All of this goes unmentioned in Fairfax County’s flyer, "Citizen Information on 2002 Bond Referendum", which was mailed countywide at taxpayers’ expense.

The revenue raised from bond sales should be ten times larger than the debt service.  For this to happen, all old bonds must be paid off before selling new bonds.  However Virginia and Fairfax County sell bonds every year.  Until 1996, Virginia exercised some restraint in bond sales.  Now Virginia is finding itself in the same situation as Fairfax County.  The interest cost on Virginia’s tax-supported bonds is well over a billion dollars.

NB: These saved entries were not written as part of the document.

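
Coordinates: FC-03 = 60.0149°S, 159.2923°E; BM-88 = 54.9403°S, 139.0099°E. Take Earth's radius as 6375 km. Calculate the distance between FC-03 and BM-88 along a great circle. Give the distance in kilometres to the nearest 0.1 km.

Δφ = 5.0746°,  Δλ = -20.2824°
a = sin²(Δφ/2) + cos φ₁ cos φ₂ sin²(Δλ/2) = 0.010860
c = 2·arcsin(√a) = 0.208803 rad = 11.9635°
d = R·c = 6375 × 0.208803 = 1331.1 km

1331.1 km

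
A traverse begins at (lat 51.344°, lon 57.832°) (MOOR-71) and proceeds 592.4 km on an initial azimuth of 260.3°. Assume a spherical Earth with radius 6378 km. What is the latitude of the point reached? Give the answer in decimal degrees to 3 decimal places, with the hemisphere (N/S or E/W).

δ = d/R = 592.4/6378 = 0.092882 rad
φ₂ = arcsin(sin φ₁ cos δ + cos φ₁ sin δ cos θ)
   = arcsin(0.78091·0.99569 + 0.62464·0.09275·-0.16849) = 50.15521°
λ₂ = λ₁ + atan2(sin θ sin δ cos φ₁, cos δ − sin φ₁ sin φ₂) = 49.62852°

50.155°N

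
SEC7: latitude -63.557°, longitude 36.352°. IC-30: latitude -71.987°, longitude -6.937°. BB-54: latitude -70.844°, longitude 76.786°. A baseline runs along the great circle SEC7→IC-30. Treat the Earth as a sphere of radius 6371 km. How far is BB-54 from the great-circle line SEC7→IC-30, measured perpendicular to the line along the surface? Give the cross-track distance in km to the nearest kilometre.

δ₁₃ = central angle SEC7→BB-54 = 0.294242 rad  (haversine)
θ₁₃ = bearing SEC7→BB-54 = 132.791°,  θ₁₂ = bearing SEC7→IC-30 = 223.693°
dₓₜ = R·arcsin(sin δ₁₃ · sin(θ₁₃ − θ₁₂)) = 6371·arcsin(0.29001·sin(-90.901°)) = -1874.380 km
|dₓₜ| = 1874.380 km

1874 km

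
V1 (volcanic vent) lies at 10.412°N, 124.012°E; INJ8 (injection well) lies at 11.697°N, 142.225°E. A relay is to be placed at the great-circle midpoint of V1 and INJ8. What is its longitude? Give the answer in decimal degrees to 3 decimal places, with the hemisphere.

133.098°E

Bx = cos φ₂ cos Δλ = 0.930175,  By = cos φ₂ sin Δλ = 0.306060
φₘ = atan2(sin φ₁ + sin φ₂, √((cos φ₁ + Bx)² + By²)) = 11.19207°
λₘ = λ₁ + atan2(By, cos φ₁ + Bx) = 133.09838°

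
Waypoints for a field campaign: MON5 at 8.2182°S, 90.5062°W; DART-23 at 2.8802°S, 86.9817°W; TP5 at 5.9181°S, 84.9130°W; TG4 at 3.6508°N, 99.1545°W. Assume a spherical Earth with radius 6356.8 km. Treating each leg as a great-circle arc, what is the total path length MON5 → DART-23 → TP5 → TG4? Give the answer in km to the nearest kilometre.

3018 km

MON5→DART-23: c = 0.111470 rad, d = 708.59 km
DART-23→TP5: c = 0.064085 rad, d = 407.38 km
TP5→TG4: c = 0.299176 rad, d = 1901.80 km
Total = 708.59 + 407.38 + 1901.80 = 3017.77 km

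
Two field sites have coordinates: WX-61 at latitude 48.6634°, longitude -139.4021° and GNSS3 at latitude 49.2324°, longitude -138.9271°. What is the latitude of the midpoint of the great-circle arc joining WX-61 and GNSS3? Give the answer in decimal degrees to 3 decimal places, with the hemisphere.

48.948°N

Bx = cos φ₂ cos Δλ = 0.652970,  By = cos φ₂ sin Δλ = 0.005413
φₘ = atan2(sin φ₁ + sin φ₂, √((cos φ₁ + Bx)² + By²)) = 48.94814°
λₘ = λ₁ + atan2(By, cos φ₁ + Bx) = -139.16595°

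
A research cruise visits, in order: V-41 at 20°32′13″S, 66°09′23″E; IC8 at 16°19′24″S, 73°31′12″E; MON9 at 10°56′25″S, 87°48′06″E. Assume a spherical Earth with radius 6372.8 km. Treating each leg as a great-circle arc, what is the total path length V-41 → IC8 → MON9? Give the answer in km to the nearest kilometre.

V-41: φ = -20.53694°, λ = +66.15639°
IC8: φ = -16.32333°, λ = +73.52000°
MON9: φ = -10.94028°, λ = +87.80167°
V-41→IC8: c = 0.142350 rad, d = 907.17 km
IC8→MON9: c = 0.259691 rad, d = 1654.96 km
Total = 907.17 + 1654.96 = 2562.13 km

2562 km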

Capital construction and maintenance are annual expenses and should be paid for from Virginia’s and Fairfax County’s mushrooming operating budgets.  Last summer a report on state spending by the Virginia Joint Legislative Audit Review Committee, Review of State Spending: June 2002 Update, reported (p.11) that between 1981 and 2000, enrollment in Virginia public colleges increased by 25 percent while inflation-adjusted spending for public colleges increased 114 percent.

This year, Virginia’s budget is $9 billion more than needed to keep up with population and inflation growth since 1979.  Fairfax County’s budget is $1 billion more than needed to keep up with population and inflation growth over the past 27 years.  Using these extra revenues instead of bonds would have saved billions of dollars of interest.

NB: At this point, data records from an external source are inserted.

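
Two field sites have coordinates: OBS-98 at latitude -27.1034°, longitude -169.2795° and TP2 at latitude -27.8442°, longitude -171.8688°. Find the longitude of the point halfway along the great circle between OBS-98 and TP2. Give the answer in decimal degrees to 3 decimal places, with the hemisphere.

Bx = cos φ₂ cos Δλ = 0.883318,  By = cos φ₂ sin Δλ = -0.039946
φₘ = atan2(sin φ₁ + sin φ₂, √((cos φ₁ + Bx)² + By²)) = -27.47979°
λₘ = λ₁ + atan2(By, cos φ₁ + Bx) = -170.56980°

170.570°W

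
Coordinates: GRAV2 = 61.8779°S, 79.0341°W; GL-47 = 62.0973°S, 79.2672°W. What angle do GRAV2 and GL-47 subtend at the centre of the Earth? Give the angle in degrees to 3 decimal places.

Δφ = -0.2194°,  Δλ = -0.2331°
a = sin²(Δφ/2) + cos φ₁ cos φ₂ sin²(Δλ/2) = 0.000005
c = 2·arcsin(√a) = 0.004279 rad = 0.2452°

0.245°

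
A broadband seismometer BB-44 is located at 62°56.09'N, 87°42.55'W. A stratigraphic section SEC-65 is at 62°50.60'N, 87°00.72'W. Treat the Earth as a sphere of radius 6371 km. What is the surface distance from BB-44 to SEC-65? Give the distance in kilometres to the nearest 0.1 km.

BB-44: φ = +62.93483°, λ = -87.70917°
SEC-65: φ = +62.84333°, λ = -87.01200°
Δφ = -0.0915°,  Δλ = 0.6972°
a = sin²(Δφ/2) + cos φ₁ cos φ₂ sin²(Δλ/2) = 0.000008
c = 2·arcsin(√a) = 0.005770 rad = 0.3306°
d = R·c = 6371 × 0.005770 = 36.8 km

36.8 km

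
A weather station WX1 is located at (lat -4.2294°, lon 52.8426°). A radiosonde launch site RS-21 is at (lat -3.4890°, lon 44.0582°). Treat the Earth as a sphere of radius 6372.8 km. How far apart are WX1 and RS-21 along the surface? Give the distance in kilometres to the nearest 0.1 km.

978.3 km

Δφ = 0.7404°,  Δλ = -8.7844°
a = sin²(Δφ/2) + cos φ₁ cos φ₂ sin²(Δλ/2) = 0.005880
c = 2·arcsin(√a) = 0.153512 rad = 8.7956°
d = R·c = 6372.8 × 0.153512 = 978.3 km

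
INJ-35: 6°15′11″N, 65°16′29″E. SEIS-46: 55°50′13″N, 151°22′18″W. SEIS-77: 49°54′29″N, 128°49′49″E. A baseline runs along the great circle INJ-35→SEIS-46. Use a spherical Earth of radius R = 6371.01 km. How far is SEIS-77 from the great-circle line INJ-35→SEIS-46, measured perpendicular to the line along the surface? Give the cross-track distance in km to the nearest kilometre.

1785 km

INJ-35: φ = +6.25306°, λ = +65.27472°
SEIS-46: φ = +55.83694°, λ = -151.37167°
SEIS-77: φ = +49.90806°, λ = +128.83028°
δ₁₃ = central angle INJ-35→SEIS-77 = 1.193489 rad  (haversine)
θ₁₃ = bearing INJ-35→SEIS-77 = 38.335°,  θ₁₂ = bearing INJ-35→SEIS-46 = 21.034°
dₓₜ = R·arcsin(sin δ₁₃ · sin(θ₁₃ − θ₁₂)) = 6371.01·arcsin(0.92966·sin(17.301°)) = 1784.624 km
|dₓₜ| = 1784.624 km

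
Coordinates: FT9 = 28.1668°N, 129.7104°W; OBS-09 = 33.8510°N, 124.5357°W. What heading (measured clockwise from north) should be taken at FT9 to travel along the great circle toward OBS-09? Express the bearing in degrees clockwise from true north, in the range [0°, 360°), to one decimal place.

36.7°

Δλ = 5.1747°
y = sin Δλ · cos φ₂ = 0.074904
x = cos φ₁ sin φ₂ − sin φ₁ cos φ₂ cos Δλ = 0.100643
θ = atan2(y, x) = 36.6587° → 36.6587° (mod 360°)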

On November 5, voters will be asked to vote on both Virginia and Fairfax County bond referenda.

Vote "NO" on both.

Selling bonds is how government borrows money. Bonds are to government what a mortgage is to an individual. To pay off a mortgage, the individual makes periodic mortgage payments, which incrementally pay back the money borrowed (capital) plus interest.

For government bonds, the mortgage payment is called "debt service."

The purpose of borrowing is to obtain an amount of money that is many times, generally ten times, larger than the annual debt service payment. This is called "leverage." The greater the amount borrowed compared to the annual debt service, the greater the leverage.

Interest is the price of leverage. Leverage should be about ten, i.e., bond revenues should be about ten times the annual debt service. High leverage, however, is obtained by not selling more bonds until current bonds are paid off.

As the accompanying charts show, both Fairfax County and the state sell bonds annually. The result is almost no leverage. Fairfax County's highest leverage in the last 24 years was "2", in 1989 and 1983. In only two years, 1981 and 1984, did the county have the discipline to not sell any bonds.

Fairfax County Bond Sales and Debt Service

The state of Virginia has obtained higher leverage than Fairfax County over the last ten years. However, the state's highest leverage was only "3", in 1993.

Virginia Bond Sales and Debt Service

Excessive bond sales have exhausted Fairfax County's debt capacity, have nearly exhausted the state's debt capacity, and eroded their leverage.

This means that taxpayers are paying higher taxes for hundreds of millions of dollars of interest for bonds that have little or no leverage.

The only way the county and state can increase their debt capaicty and sell more bonds would be by lowering their credit rating. This would mean higher interest rates.

The county's cost of bond interest this year is $73 million, which accounts for 6 cents of the $1.21 real estate tax rate. The total cost of interest for all outstanding county bonds is $1.3 billion.

For government, construction and capital maintenance are annual expenses and should therefore be paid for from their mushrooming operating budgets. Using bonds for annual expenses is wasting billions of dollars in interest.